The victors of WWII decided where to resettle the European Jews after the Nazi Holocaust had made the survivors’ future in Europe unthinkable–because most Europeans had betrayed and handed them over to the Nazis for extermination. Folks, I lived through WWII and remember what happened, especially the U.S. Army evidence of the Holocaust brought back to the U.S. by Gen. Dwight David Eisenhower. My dad was invited to join the allied prosecutorial team that tried the Nazi high command at Nuremberg. I saw the photos in 1945-6, and they’re now well copied (backed up) and available to the public in the Holocaust museums around the world. Don’t say it didn’t happen, and don’t say the Arabs weren’t involved with the Nazis. What goes around comes around.
Chalcolithic City of Arad in Negev Desert (photo by Rick Burke)

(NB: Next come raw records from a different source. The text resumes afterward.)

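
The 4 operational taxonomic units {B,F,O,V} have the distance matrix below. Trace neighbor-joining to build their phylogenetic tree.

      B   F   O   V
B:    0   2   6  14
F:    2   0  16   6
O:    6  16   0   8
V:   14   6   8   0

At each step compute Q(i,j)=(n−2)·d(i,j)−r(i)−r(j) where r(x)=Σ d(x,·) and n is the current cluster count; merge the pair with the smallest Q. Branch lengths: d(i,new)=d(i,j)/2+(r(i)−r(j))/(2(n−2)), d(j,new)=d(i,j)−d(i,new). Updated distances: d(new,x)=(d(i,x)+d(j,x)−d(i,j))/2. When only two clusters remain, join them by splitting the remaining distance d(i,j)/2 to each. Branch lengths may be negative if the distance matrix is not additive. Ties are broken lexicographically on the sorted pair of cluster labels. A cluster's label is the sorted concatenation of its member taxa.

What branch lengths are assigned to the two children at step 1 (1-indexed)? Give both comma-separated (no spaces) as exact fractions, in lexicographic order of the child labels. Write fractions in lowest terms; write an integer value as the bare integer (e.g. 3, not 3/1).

iteration 1: select B,F (d=2, Q=-42); attach at lengths (1/2, 3/2); label the merged cluster BF
  updated: d(BF,O)=10, d(BF,V)=9
iteration 2: select BF,O (d=10, Q=-27); attach at lengths (11/2, 9/2); label the merged cluster BFO
  updated: d(BFO,V)=7/2
iteration 3: select BFO,V (d=7/2); attach at lengths (7/4, 7/4); label the merged cluster BFOV
final tree: (((B:1/2,F:3/2):11/2,O:9/2):7/4,V:7/4)
total length: 31/2

1/2,3/2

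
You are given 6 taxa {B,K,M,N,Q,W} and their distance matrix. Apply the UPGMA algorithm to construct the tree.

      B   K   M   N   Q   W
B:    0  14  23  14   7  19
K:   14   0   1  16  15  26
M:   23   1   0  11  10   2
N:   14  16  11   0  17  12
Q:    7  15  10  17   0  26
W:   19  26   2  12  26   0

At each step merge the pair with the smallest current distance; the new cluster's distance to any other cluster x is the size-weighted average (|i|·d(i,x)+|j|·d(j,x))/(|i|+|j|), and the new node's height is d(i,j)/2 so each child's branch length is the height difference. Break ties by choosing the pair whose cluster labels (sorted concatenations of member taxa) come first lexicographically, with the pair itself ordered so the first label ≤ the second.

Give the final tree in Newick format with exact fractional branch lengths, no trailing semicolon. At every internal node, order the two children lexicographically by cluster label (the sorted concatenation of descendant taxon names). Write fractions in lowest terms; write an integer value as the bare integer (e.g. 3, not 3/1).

iteration 1: select K,M (d=1); attach at lengths (1/2, 1/2); label the merged cluster KM
  updated: d(B,KM)=37/2, d(KM,N)=27/2, d(KM,Q)=25/2, d(KM,W)=14
iteration 2: select B,Q (d=7); attach at lengths (7/2, 7/2); label the merged cluster BQ
  updated: d(BQ,KM)=31/2, d(BQ,N)=31/2, d(BQ,W)=45/2
iteration 3: select N,W (d=12); attach at lengths (6, 6); label the merged cluster NW
  updated: d(BQ,NW)=19, d(KM,NW)=55/4
iteration 4: select KM,NW (d=55/4); attach at lengths (51/8, 7/8); label the merged cluster KMNW
  updated: d(BQ,KMNW)=69/4
iteration 5: select BQ,KMNW (d=69/4); attach at lengths (41/8, 7/4); label the merged cluster BKMNQW
final tree: ((B:7/2,Q:7/2):41/8,((K:1/2,M:1/2):51/8,(N:6,W:6):7/8):7/4)
total length: 273/8

((B:7/2,Q:7/2):41/8,((K:1/2,M:1/2):51/8,(N:6,W:6):7/8):7/4)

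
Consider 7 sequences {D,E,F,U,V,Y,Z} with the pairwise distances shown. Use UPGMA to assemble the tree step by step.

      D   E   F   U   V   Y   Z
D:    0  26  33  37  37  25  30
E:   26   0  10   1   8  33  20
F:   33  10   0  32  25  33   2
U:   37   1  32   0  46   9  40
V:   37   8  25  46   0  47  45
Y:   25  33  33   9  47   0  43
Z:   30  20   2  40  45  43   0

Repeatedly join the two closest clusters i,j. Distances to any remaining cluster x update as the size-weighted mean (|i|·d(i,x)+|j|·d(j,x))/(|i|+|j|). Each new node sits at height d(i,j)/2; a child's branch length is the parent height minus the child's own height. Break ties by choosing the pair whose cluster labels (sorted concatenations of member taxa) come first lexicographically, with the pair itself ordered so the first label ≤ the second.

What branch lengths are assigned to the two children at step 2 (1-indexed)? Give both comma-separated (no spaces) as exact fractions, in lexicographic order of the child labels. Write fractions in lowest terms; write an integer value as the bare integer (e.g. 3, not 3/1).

1. join E+U (d=1) ⇒ EU; edges |E|=1/2, |U|=1/2
  updated: d(D,EU)=63/2, d(EU,F)=21, d(EU,V)=27, d(EU,Y)=21, d(EU,Z)=30
2. join F+Z (d=2) ⇒ FZ; edges |F|=1, |Z|=1
  updated: d(D,FZ)=63/2, d(EU,FZ)=51/2, d(FZ,V)=35, d(FZ,Y)=38
3. join EU+Y (d=21) ⇒ EUY; edges |EU|=10, |Y|=21/2
  updated: d(D,EUY)=88/3, d(EUY,FZ)=89/3, d(EUY,V)=101/3
4. join D+EUY (d=88/3) ⇒ DEUY; edges |D|=44/3, |EUY|=25/6
  updated: d(DEUY,FZ)=241/8, d(DEUY,V)=69/2
5. join DEUY+FZ (d=241/8) ⇒ DEFUYZ; edges |DEUY|=19/48, |FZ|=225/16
  updated: d(DEFUYZ,V)=104/3
6. join DEFUYZ+V (d=104/3) ⇒ DEFUVYZ; edges |DEFUYZ|=109/48, |V|=52/3
final tree: (((D:44/3,((E:1/2,U:1/2):10,Y:21/2):25/6):19/48,(F:1,Z:1):225/16):109/48,V:52/3)
total length: 3667/48

1,1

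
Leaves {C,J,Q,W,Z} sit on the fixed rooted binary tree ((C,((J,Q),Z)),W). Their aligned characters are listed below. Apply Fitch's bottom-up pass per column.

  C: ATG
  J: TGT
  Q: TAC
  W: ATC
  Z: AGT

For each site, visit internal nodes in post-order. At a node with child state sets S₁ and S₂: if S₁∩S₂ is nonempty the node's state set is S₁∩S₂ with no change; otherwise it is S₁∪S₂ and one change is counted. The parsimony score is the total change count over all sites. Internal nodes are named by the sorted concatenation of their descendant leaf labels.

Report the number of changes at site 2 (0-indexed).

JQ@0: {T} ∩ {T} = {T} (intersection, +0)
JQZ@0: {T} ∪ {A} = {A,T} (union, +1)
CJQZ@0: {A} ∩ {A,T} = {A} (intersection, +0)
CJQWZ@0: {A} ∩ {A} = {A} (intersection, +0)
JQ@1: {G} ∪ {A} = {A,G} (union, +1)
JQZ@1: {A,G} ∩ {G} = {G} (intersection, +0)
CJQZ@1: {T} ∪ {G} = {G,T} (union, +1)
CJQWZ@1: {G,T} ∩ {T} = {T} (intersection, +0)
JQ@2: {T} ∪ {C} = {C,T} (union, +1)
JQZ@2: {C,T} ∩ {T} = {T} (intersection, +0)
CJQZ@2: {G} ∪ {T} = {G,T} (union, +1)
CJQWZ@2: {G,T} ∪ {C} = {C,G,T} (union, +1)
per-site changes: [1, 2, 3]; total = 6

3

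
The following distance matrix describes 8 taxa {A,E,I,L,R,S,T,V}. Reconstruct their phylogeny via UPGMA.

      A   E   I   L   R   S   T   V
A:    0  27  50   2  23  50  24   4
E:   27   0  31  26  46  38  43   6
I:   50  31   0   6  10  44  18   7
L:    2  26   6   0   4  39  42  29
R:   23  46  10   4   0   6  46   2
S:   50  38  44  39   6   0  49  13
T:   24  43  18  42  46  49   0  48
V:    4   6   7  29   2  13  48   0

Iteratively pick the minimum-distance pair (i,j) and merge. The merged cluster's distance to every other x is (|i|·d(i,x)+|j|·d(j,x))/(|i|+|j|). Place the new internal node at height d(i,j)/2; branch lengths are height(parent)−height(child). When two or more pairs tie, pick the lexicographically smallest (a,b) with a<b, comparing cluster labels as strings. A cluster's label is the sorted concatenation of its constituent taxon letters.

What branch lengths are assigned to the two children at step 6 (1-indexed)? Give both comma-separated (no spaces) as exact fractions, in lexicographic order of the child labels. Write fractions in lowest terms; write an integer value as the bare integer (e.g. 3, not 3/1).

67/30,95/6

iteration 1: select A,L (d=2); attach at lengths (1, 1); label the merged cluster AL
  updated: d(AL,E)=53/2, d(AL,I)=28, d(AL,R)=27/2, d(AL,S)=89/2, d(AL,T)=33, d(AL,V)=33/2
iteration 2: select R,V (d=2); attach at lengths (1, 1); label the merged cluster RV
  updated: d(AL,RV)=15, d(E,RV)=26, d(I,RV)=17/2, d(RV,S)=19/2, d(RV,T)=47
iteration 3: select I,RV (d=17/2); attach at lengths (17/4, 13/4); label the merged cluster IRV
  updated: d(AL,IRV)=58/3, d(E,IRV)=83/3, d(IRV,S)=21, d(IRV,T)=112/3
iteration 4: select AL,IRV (d=58/3); attach at lengths (26/3, 65/12); label the merged cluster AILRV
  updated: d(AILRV,E)=136/5, d(AILRV,S)=152/5, d(AILRV,T)=178/5
iteration 5: select AILRV,E (d=136/5); attach at lengths (59/15, 68/5); label the merged cluster AEILRV
  updated: d(AEILRV,S)=95/3, d(AEILRV,T)=221/6
iteration 6: select AEILRV,S (d=95/3); attach at lengths (67/30, 95/6); label the merged cluster AEILRSV
  updated: d(AEILRSV,T)=270/7
iteration 7: select AEILRSV,T (d=270/7); attach at lengths (145/42, 135/7); label the merged cluster AEILRSTV
final tree: (((((A:1,L:1):26/3,(I:17/4,(R:1,V:1):13/4):65/12):59/15,E:68/5):67/30,S:95/6):145/42,T:135/7)
total length: 11749/140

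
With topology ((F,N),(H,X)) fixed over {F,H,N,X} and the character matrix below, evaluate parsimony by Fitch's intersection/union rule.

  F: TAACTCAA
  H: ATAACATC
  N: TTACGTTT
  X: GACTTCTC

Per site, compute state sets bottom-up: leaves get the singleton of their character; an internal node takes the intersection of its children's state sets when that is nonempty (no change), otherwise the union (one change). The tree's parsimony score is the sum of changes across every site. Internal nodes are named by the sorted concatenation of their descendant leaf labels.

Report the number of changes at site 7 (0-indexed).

[col 0] FN: children F:{T}, N:{T} ∩→ {T}; cost 0
[col 0] HX: children H:{A}, X:{G} ∪→ {A,G}; cost 1
[col 0] FHNX: children FN:{T}, HX:{A,G} ∪→ {A,G,T}; cost 1
[col 1] FN: children F:{A}, N:{T} ∪→ {A,T}; cost 1
[col 1] HX: children H:{T}, X:{A} ∪→ {A,T}; cost 1
[col 1] FHNX: children FN:{A,T}, HX:{A,T} ∩→ {A,T}; cost 0
[col 2] FN: children F:{A}, N:{A} ∩→ {A}; cost 0
[col 2] HX: children H:{A}, X:{C} ∪→ {A,C}; cost 1
[col 2] FHNX: children FN:{A}, HX:{A,C} ∩→ {A}; cost 0
[col 3] FN: children F:{C}, N:{C} ∩→ {C}; cost 0
[col 3] HX: children H:{A}, X:{T} ∪→ {A,T}; cost 1
[col 3] FHNX: children FN:{C}, HX:{A,T} ∪→ {A,C,T}; cost 1
[col 4] FN: children F:{T}, N:{G} ∪→ {G,T}; cost 1
[col 4] HX: children H:{C}, X:{T} ∪→ {C,T}; cost 1
[col 4] FHNX: children FN:{G,T}, HX:{C,T} ∩→ {T}; cost 0
[col 5] FN: children F:{C}, N:{T} ∪→ {C,T}; cost 1
[col 5] HX: children H:{A}, X:{C} ∪→ {A,C}; cost 1
[col 5] FHNX: children FN:{C,T}, HX:{A,C} ∩→ {C}; cost 0
[col 6] FN: children F:{A}, N:{T} ∪→ {A,T}; cost 1
[col 6] HX: children H:{T}, X:{T} ∩→ {T}; cost 0
[col 6] FHNX: children FN:{A,T}, HX:{T} ∩→ {T}; cost 0
[col 7] FN: children F:{A}, N:{T} ∪→ {A,T}; cost 1
[col 7] HX: children H:{C}, X:{C} ∩→ {C}; cost 0
[col 7] FHNX: children FN:{A,T}, HX:{C} ∪→ {A,C,T}; cost 1
per-site changes: [2, 2, 1, 2, 2, 2, 1, 2]; total = 14

2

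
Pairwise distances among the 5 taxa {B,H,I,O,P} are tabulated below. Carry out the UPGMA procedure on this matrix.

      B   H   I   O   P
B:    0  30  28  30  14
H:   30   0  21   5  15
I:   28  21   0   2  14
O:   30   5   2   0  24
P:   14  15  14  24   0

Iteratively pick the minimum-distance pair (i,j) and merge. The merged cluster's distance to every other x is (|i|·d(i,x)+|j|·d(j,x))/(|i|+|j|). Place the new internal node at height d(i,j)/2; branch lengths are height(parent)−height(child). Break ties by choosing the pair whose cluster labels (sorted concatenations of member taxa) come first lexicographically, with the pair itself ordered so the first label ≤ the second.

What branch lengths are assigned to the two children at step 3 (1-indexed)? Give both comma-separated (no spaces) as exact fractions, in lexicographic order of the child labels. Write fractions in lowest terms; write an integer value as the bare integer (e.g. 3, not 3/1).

7,7

iteration 1: select I,O (d=2); attach at lengths (1, 1); label the merged cluster IO
  updated: d(B,IO)=29, d(H,IO)=13, d(IO,P)=19
iteration 2: select H,IO (d=13); attach at lengths (13/2, 11/2); label the merged cluster HIO
  updated: d(B,HIO)=88/3, d(HIO,P)=53/3
iteration 3: select B,P (d=14); attach at lengths (7, 7); label the merged cluster BP
  updated: d(BP,HIO)=47/2
iteration 4: select BP,HIO (d=47/2); attach at lengths (19/4, 21/4); label the merged cluster BHIOP
final tree: ((B:7,P:7):19/4,(H:13/2,(I:1,O:1):11/2):21/4)
total length: 38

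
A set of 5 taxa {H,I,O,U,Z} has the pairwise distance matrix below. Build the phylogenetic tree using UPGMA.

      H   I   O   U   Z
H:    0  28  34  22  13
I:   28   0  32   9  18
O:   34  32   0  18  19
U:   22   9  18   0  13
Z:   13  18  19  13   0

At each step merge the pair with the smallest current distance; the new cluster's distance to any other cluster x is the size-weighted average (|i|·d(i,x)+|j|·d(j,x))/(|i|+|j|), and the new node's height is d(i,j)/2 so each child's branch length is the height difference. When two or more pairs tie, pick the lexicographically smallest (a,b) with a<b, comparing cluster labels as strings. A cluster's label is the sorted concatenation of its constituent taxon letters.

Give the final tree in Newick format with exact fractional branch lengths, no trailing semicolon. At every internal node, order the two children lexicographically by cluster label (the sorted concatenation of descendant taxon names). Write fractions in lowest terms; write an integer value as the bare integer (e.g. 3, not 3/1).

(((H:13/2,Z:13/2):29/8,(I:9/2,U:9/2):45/8):11/4,O:103/8)

step 1: merge (I,U) at d=9; branch lengths I→9/2, U→9/2; new cluster IU
  updated: d(H,IU)=25, d(IU,O)=25, d(IU,Z)=31/2
step 2: merge (H,Z) at d=13; branch lengths H→13/2, Z→13/2; new cluster HZ
  updated: d(HZ,IU)=81/4, d(HZ,O)=53/2
step 3: merge (HZ,IU) at d=81/4; branch lengths HZ→29/8, IU→45/8; new cluster HIUZ
  updated: d(HIUZ,O)=103/4
step 4: merge (HIUZ,O) at d=103/4; branch lengths HIUZ→11/4, O→103/8; new cluster HIOUZ
final tree: (((H:13/2,Z:13/2):29/8,(I:9/2,U:9/2):45/8):11/4,O:103/8)
total length: 375/8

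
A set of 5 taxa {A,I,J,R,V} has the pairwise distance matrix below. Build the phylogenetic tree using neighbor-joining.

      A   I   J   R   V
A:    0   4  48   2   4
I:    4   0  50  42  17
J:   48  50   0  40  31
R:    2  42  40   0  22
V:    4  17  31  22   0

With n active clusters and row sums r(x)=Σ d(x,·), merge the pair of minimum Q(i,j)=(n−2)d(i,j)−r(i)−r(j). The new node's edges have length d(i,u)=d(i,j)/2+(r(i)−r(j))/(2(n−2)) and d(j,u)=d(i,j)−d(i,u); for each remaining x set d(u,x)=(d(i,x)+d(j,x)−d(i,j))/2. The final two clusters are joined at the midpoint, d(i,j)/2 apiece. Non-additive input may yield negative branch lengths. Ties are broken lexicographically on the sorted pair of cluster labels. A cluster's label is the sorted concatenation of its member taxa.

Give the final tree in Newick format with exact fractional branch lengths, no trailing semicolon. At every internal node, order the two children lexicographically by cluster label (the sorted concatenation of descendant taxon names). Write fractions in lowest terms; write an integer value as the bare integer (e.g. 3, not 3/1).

iteration 1: select A,I (d=4, Q=-159); attach at lengths (-43/6, 67/6); label the merged cluster AI
  updated: d(AI,J)=47, d(AI,R)=20, d(AI,V)=17/2
iteration 2: select AI,V (d=17/2, Q=-120); attach at lengths (31/4, 3/4); label the merged cluster AIV
  updated: d(AIV,J)=139/4, d(AIV,R)=67/4
iteration 3: select AIV,J (d=139/4, Q=-183/2); attach at lengths (23/4, 29); label the merged cluster AIJV
  updated: d(AIJV,R)=11
iteration 4: select AIJV,R (d=11); attach at lengths (11/2, 11/2); label the merged cluster AIJRV
final tree: ((((A:-43/6,I:67/6):31/4,V:3/4):23/4,J:29):11/2,R:11/2)
total length: 233/4

((((A:-43/6,I:67/6):31/4,V:3/4):23/4,J:29):11/2,R:11/2)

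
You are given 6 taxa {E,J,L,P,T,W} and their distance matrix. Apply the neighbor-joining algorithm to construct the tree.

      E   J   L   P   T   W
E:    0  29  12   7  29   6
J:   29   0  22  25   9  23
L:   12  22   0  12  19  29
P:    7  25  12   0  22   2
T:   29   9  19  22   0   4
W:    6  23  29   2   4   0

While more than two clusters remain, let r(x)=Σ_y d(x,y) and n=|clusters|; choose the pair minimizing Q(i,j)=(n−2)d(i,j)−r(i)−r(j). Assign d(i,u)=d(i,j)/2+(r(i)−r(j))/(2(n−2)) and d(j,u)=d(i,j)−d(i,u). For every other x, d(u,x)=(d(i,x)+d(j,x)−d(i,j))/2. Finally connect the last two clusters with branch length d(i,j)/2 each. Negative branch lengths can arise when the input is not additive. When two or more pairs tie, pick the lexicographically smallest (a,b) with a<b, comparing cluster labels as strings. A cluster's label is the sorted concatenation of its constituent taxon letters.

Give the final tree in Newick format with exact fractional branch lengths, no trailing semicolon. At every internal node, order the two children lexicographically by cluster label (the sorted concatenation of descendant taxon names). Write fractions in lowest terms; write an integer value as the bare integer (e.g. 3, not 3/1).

1. join J+T (d=9, Q=-155) ⇒ JT; edges |J|=61/8, |T|=11/8
  updated: d(E,JT)=49/2, d(JT,L)=16, d(JT,P)=19, d(JT,W)=9
2. join JT+L (d=16, Q=-179/2) ⇒ JLT; edges |JT|=95/12, |L|=97/12
  updated: d(E,JLT)=41/4, d(JLT,P)=15/2, d(JLT,W)=11
3. join E+JLT (d=41/4, Q=-63/2) ⇒ EJLT; edges |E|=15/4, |JLT|=13/2
  updated: d(EJLT,P)=17/8, d(EJLT,W)=27/8
4. join EJLT+P (d=17/8, Q=-15/2) ⇒ EJLPT; edges |EJLT|=7/4, |P|=3/8
  updated: d(EJLPT,W)=13/8
5. join EJLPT+W (d=13/8) ⇒ EJLPTW; edges |EJLPT|=13/16, |W|=13/16
final tree: (((E:15/4,((J:61/8,T:11/8):95/12,L:97/12):13/2):7/4,P:3/8):13/16,W:13/16)
total length: 39

(((E:15/4,((J:61/8,T:11/8):95/12,L:97/12):13/2):7/4,P:3/8):13/16,W:13/16)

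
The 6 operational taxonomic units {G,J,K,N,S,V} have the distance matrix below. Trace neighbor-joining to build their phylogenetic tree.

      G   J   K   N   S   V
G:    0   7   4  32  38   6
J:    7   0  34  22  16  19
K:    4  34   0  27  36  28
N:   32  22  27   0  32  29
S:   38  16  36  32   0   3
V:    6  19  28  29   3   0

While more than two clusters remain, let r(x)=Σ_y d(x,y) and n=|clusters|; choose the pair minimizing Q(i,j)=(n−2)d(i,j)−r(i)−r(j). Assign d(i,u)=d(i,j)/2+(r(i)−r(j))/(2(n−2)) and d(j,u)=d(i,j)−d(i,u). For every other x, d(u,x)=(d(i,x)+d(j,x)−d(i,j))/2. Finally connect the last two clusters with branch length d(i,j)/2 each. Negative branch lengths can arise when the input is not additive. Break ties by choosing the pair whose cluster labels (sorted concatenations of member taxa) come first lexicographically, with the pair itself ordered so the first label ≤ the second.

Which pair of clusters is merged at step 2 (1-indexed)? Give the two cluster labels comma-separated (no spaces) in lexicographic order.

S,V

step 1: merge (G,K) at d=4, Q=-200; branch lengths G→-13/4, K→29/4; new cluster GK
  updated: d(GK,J)=37/2, d(GK,N)=55/2, d(GK,S)=35, d(GK,V)=15
step 2: merge (S,V) at d=3, Q=-143; branch lengths S→29/6, V→-11/6; new cluster SV
  updated: d(GK,SV)=47/2, d(J,SV)=16, d(N,SV)=29
step 3: merge (GK,N) at d=55/2, Q=-93; branch lengths GK→23/2, N→16; new cluster GKN
  updated: d(GKN,J)=13/2, d(GKN,SV)=25/2
step 4: merge (GKN,J) at d=13/2, Q=-35; branch lengths GKN→3/2, J→5; new cluster GJKN
  updated: d(GJKN,SV)=11
step 5: merge (GJKN,SV) at d=11; branch lengths GJKN→11/2, SV→11/2; new cluster GJKNSV
final tree: ((((G:-13/4,K:29/4):23/2,N:16):3/2,J:5):11/2,(S:29/6,V:-11/6):11/2)
total length: 52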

Consider the archaeological sites shown in the first video lecture in this post (or just the above photo of the inactive site of Arad in the Negev Desert) and think about how remote, vulnerable, and unprotected these sites are. How would you protect them during the seasons when they are not being excavated? Or, even at night during the excavating season? Security at excavations is expensive and nearly nonexistent. As you heard in the first video, there are thousands of active and inactive excavations and untouched sites, just in Israel. The Israel Antiquities Authority (IAA) could never be funded to guard every one. Backfill for inactive excavations will not do it either, but it is better than nothing. But, Arad in the above photo is an all-season National Park. Would we backfill those too? Moreover, backfill for active excavations in the off-season would not work, because it is impractical for an excavating team (meaning less excavation per donor dollar i.e. the short season’s first weeks removing the backfill). There is too much money available to the antiquities criminal gangs (much like the worldwide drug lords) to stop the piracy at the sites. So, if you headed an excavation or the IAA, what would you do?
Finally, what about the world’s museums, many of whom have been active buyers in the contraband trade in antiquities? They represent a double-edged sword. Although they collect contraband as defined by developing global laws, the world’s museums proved far safer repositories for artifacts than Afghanistan, Iraq, Syria, and Egypt in recent years. Museums present the artifacts to the world, through physical visitors, web visitors, lending of artifacts on tours, electronic museum tours, and scholars. Storage in elite museums with the funding to share electronically produces universal educational and protection value. Can any country protect its heritage? If they cannot protect their own people, they cannot protect the excavations and artifacts. And if they are overrun, their museums will be completely looted.
Perhaps the only answer is to digitize 3-D images of the contents of all museums and make the images (and all publicly funded archaeological research) completely available to view for free on the worldwide web. After a substantial startup expense, ongoing expenses could be reduced to the digitizing of new acquisitions and maintenance of the dedicated servers. And history could not be destroyed.